The Last Time I Saw Her

In The Art of Travel Spring 2017, 13. Third person, Florence by DelaneyLeave a Comment

The smell of the lemon trees hit me first as I walked into the La Pietra gardens. The trees full of bright, happy fruit lined the walled section of gardens leading to the blue green building at the end. I wandered through passing purple irises and a bubbling fountain in the center. I could just see the group of girls thought the large open doors. Today would be the last time I would see them that I knew of. This group of students from NYU had been helping me install, create the catalogue and running a blog about the upcoming exhibit on their campus for the past few months. As I got closer I could hear the strumming of guitar and singing. Entering the room I saw it was Delaney’s voice which filled the space with the Portuguese lyrics of Chico Ceaser accompanied by a boy I had never seen on guitar.  I was surprised that her strong voice, in comparison to her small size.

“Mama Africa
ad minha mae,
é mae solteira
e tem de fazer mamadeira
todo o dia
além de trabalhar
como empacotadeira
nas Casas Bahia
nassss Casas Bahiaaa”

The guitar swelled at the end with her voice and applause took over including my own clapping.

“Ciao girls.”

“Ciao Fabrizio!”

Staff from the school walked in behind me. The girls and staff began discussing the opening. Delaney was the closest to me and she walked over to greet me.


“Grazie! How are you? Excited?”

“Yes.
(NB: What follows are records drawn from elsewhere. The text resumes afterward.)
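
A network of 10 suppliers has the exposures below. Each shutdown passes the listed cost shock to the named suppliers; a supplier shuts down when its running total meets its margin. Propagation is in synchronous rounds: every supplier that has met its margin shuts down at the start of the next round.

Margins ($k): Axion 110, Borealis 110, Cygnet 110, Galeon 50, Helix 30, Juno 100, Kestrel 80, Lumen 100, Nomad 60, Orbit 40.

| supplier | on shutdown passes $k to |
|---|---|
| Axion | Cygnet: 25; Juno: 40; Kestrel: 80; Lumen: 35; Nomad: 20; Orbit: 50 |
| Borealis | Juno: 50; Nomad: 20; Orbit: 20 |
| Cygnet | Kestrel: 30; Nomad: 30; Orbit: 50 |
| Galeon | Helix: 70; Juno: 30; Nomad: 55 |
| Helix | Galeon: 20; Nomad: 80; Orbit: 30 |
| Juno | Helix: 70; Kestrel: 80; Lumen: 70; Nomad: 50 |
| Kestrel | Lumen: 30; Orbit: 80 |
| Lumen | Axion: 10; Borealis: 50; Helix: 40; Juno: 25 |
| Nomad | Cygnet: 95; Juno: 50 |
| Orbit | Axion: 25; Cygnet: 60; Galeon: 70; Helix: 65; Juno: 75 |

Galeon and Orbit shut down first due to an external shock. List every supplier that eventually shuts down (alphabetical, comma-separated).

Cygnet, Galeon, Helix, Juno, Kestrel, Lumen, Nomad, Orbit

Round 1 — Galeon, Orbit shut down (initial).
  Axion: +25 → 25 < 110
  Cygnet: +60 → 60 < 110
  Helix: +70+65 → 135 ≥ 30
  Juno: +30+75 → 105 ≥ 100
  Nomad: +55 → 55 < 60
Round 2 — Helix, Juno shut down.
  Kestrel: +80 → 80 ≥ 80
  Lumen: +70 → 70 < 100
  Nomad: +80+50 → 185 ≥ 60
Round 3 — Kestrel, Nomad shut down.
  Cygnet: +95 → 155 ≥ 110
  Lumen: +30 → 100 ≥ 100
Round 4 — Cygnet, Lumen shut down.
  Axion: +10 → 35 < 110
  Borealis: +50 → 50 < 110
No further shutdowns.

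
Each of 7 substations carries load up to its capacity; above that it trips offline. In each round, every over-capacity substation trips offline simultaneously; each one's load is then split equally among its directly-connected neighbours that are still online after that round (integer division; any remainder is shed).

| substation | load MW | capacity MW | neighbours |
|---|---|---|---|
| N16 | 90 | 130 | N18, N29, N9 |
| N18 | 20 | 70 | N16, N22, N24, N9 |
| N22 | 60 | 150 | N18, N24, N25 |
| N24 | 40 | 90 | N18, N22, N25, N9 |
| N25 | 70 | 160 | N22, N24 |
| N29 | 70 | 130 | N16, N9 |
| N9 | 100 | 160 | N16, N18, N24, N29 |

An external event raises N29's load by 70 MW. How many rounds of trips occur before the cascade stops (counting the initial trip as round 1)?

5

Round 1 — N29 at 140 > 130. N29 trips offline.
  N29 sheds 140 MW to N16, N9: 70 each.
    N16: 90+70 = 160 > 130
    N9: 100+70 = 170 > 160
Round 2 — N16, N9 trip offline.
  N16 sheds 160 MW to N18: 160 each.
    N18: 20+160 = 180 > 70
  N9 sheds 170 MW to N18, N24: 85 each.
    N18: 180+85 = 265 > 70
    N24: 40+85 = 125 > 90
Round 3 — N18, N24 trip offline.
  N18 sheds 265 MW to N22: 265 each.
    N22: 60+265 = 325 > 150
  N24 sheds 125 MW to N22, N25: 62 each (1 lost).
    N22: 325+62 = 387 > 150
    N25: 70+62 = 132 ≤ 160
Round 4 — N22 trips offline.
  N22 sheds 387 MW to N25: 387 each.
    N25: 132+387 = 519 > 160
Round 5 — N25 trips offline.
  N25 sheds 519 MW: no online neighbours, lost.
No further trips.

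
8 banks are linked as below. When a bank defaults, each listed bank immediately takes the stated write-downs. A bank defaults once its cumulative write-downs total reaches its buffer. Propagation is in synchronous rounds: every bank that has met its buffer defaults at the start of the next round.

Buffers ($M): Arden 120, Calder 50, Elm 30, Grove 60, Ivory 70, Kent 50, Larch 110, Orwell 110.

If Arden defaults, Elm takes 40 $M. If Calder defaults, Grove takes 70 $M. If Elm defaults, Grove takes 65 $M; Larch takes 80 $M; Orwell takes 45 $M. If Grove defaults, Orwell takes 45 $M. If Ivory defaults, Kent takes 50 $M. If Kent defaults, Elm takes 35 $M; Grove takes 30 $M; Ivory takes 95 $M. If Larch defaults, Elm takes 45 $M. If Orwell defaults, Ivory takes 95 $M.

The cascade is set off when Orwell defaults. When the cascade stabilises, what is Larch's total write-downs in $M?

80

Round 1 — Orwell defaults (initial).
  Ivory: +95 → 95 ≥ 70
Round 2 — Ivory defaults.
  Kent: +50 → 50 ≥ 50
Round 3 — Kent defaults.
  Elm: +35 → 35 ≥ 30
  Grove: +30 → 30 < 60
Round 4 — Elm defaults.
  Grove: +65 → 95 ≥ 60
  Larch: +80 → 80 < 110
Round 5 — Grove defaults.
No further defaults.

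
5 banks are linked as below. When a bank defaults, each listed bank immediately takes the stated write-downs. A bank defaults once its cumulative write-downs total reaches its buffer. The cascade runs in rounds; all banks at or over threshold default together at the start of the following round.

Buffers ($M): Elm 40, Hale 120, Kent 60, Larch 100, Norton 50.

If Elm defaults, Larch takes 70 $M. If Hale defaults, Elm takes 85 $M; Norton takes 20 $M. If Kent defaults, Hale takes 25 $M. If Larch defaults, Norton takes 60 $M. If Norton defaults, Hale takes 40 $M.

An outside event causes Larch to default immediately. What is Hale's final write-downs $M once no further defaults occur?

Round 1 — Larch defaults (initial).
  Norton: +60 → 60 ≥ 50
Round 2 — Norton defaults.
  Hale: +40 → 40 < 120
No further defaults.

40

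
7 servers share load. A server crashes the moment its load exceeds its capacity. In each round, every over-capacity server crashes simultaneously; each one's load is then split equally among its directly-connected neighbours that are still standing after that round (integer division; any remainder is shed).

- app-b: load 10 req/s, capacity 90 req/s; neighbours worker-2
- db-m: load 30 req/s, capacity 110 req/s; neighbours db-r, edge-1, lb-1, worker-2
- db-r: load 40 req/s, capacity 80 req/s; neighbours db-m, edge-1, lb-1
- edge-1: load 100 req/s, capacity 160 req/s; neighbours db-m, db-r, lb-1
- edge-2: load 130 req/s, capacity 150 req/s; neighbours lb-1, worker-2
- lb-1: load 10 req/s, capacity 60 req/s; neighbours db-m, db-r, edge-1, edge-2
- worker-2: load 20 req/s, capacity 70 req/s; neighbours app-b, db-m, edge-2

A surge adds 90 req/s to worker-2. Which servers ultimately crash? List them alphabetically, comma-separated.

db-m, db-r, edge-1, edge-2, lb-1, worker-2

Round 1 — worker-2 at 110 > 70. worker-2 crashes.
  worker-2 sheds 110 req/s to app-b, db-m, edge-2: 36 each (2 lost).
    app-b: 10+36 = 46 ≤ 90
    db-m: 30+36 = 66 ≤ 110
    edge-2: 130+36 = 166 > 150
Round 2 — edge-2 crashes.
  edge-2 sheds 166 req/s to lb-1: 166 each.
    lb-1: 10+166 = 176 > 60
Round 3 — lb-1 crashes.
  lb-1 sheds 176 req/s to db-m, db-r, edge-1: 58 each (2 lost).
    db-m: 66+58 = 124 > 110
    db-r: 40+58 = 98 > 80
    edge-1: 100+58 = 158 ≤ 160
Round 4 — db-m, db-r crash.
  db-m sheds 124 req/s to edge-1: 124 each.
    edge-1: 158+124 = 282 > 160
  db-r sheds 98 req/s to edge-1: 98 each.
    edge-1: 282+98 = 380 > 160
Round 5 — edge-1 crashes.
  edge-1 sheds 380 req/s: no online neighbours, lost.
No further crashes.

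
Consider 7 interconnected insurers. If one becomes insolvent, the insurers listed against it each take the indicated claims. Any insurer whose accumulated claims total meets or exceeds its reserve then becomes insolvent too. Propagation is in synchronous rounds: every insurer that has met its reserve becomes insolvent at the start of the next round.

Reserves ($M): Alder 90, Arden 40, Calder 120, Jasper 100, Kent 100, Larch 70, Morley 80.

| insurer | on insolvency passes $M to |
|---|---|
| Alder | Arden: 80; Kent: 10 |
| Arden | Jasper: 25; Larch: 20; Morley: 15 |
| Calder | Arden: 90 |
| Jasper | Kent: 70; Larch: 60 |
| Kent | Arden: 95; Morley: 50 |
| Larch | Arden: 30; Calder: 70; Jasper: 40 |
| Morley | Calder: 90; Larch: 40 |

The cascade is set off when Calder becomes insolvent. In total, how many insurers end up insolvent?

Round 1 — Calder becomes insolvent (initial).
  Arden: +90 → 90 ≥ 40
Round 2 — Arden becomes insolvent.
  Jasper: +25 → 25 < 100
  Larch: +20 → 20 < 70
  Morley: +15 → 15 < 80
No further insolvencies.

2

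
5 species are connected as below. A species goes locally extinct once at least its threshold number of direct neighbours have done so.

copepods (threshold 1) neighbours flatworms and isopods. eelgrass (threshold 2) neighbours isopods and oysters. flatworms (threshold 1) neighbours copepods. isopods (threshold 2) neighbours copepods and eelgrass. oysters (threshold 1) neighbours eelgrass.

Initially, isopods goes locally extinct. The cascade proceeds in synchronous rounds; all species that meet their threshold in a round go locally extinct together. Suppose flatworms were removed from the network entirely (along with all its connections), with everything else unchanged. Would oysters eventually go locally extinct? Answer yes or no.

no

With flatworms removed:
Round 1 — isopods goes locally extinct (initial).
Round 2 — checking thresholds:
  copepods: 1 of 1 neighbours ≥ 1, goes locally extinct.
  eelgrass: 1 of 2 neighbours < 2, not yet.
Round 3 — no new extinctions; cascade stops.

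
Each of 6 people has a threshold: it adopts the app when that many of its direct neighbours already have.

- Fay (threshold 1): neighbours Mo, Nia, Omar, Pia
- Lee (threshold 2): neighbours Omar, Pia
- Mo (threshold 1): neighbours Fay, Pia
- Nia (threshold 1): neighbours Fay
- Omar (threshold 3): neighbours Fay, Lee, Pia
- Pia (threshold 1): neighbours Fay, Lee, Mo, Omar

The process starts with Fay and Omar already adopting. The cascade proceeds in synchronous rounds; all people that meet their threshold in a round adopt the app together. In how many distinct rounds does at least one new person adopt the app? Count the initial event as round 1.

3

Round 1 — Fay, Omar adopt the app (initial).
Round 2 — checking thresholds:
  Lee: 1 of 2 neighbours < 2, not yet.
  Mo: 1 of 2 neighbours ≥ 1, adopts the app.
  Nia: 1 of 1 neighbours ≥ 1, adopts the app.
  Pia: 2 of 4 neighbours ≥ 1, adopts the app.
Round 3 — checking thresholds:
  Lee: 2 of 2 neighbours ≥ 2, adopts the app.
Round 4 — no new adoptions; cascade stops.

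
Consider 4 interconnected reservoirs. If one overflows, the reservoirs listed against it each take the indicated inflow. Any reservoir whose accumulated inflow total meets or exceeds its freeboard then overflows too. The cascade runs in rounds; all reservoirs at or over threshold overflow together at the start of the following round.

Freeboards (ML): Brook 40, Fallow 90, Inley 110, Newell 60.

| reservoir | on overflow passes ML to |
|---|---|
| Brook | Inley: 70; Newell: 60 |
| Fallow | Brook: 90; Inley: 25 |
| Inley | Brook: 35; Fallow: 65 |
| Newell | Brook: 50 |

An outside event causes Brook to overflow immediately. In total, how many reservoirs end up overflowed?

2

Round 1 — Brook overflows (initial).
  Inley: +70 → 70 < 110
  Newell: +60 → 60 ≥ 60
Round 2 — Newell overflows.
No further overflows.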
Yes.” I said in-between us exchanging a kiss on each cheek, “You sounded great! Do you feel ready?”

“As ready as I’ll ever be!”

She seemed a little a nervous running her hair though her wild brown curls, but looked put together for the event.  She wore high-waist-ed, bell bottoms jeans that seemed to be made out of multiple washes of denim creating a geometric pattern at the ends. Then a white button up blouse and leather jacket all tied together with a light sage green scarf which matched some of the objects of the Limonia.

“You look very nice.” I motioned towards her pants.

She kicked them out to show off the flare, “thanks! Oh, I want to show you the finished catalogue and map Sami and I made.”

I remember when Delaney first explained her idea for the map with me. The student group and I were meeting in a café in downtown Florence. She would always throw out suggestions while we discussed the exhibit, but this one would prove to be my favorite. She brought out a dark sketch of a map and while she talked drew patterns with different colored pens.  “I thought this would be a cool visual to express your ideas of how thoughts are fluid changing based off those who surround us. We would take your paintings from your past exhibits and then edit them with the computer so that they fit within the boarders of each continent. I can correspond particular patterns based off the name of the painting with each of the Influential artists and activist that you created the new exhibits portraits of continents.”

Delaney motioned for Sami to join us. She was a beautiful, slightly quieter girl who came into the project late on Delaney’s request, “So Sami used photo-shop to take the patterns you sent me, and put them in the map!” Sami pulled out a catalogue flipping to a page that gave details of the exhibit with a large map on the top.

My abstract paintings now shifted and swirled around the continents in front of me. My heart swelled a little bit as I tried to think of how to best express my happiness in English, “It’s a so very beautiful!”

“Thanks,” they said together. Sami continued, “I’m glad you like it because we used bit and pieces though out the catalogue to frame certain pages!”

“I am so grateful for your twos work on the project!”

The staff notified us that our first guests were arriving.

“I know you are both leaving for the semester, but if you ever return to Florence, please email me so we can get together.”

“Of course!” Delaney gave me a hug, then Sami and we all wished each other luck.

This is from the perspective of the Italian Contemporary artist Fabrizio Ruggerio, who’s works are on display at Villa La Pietra.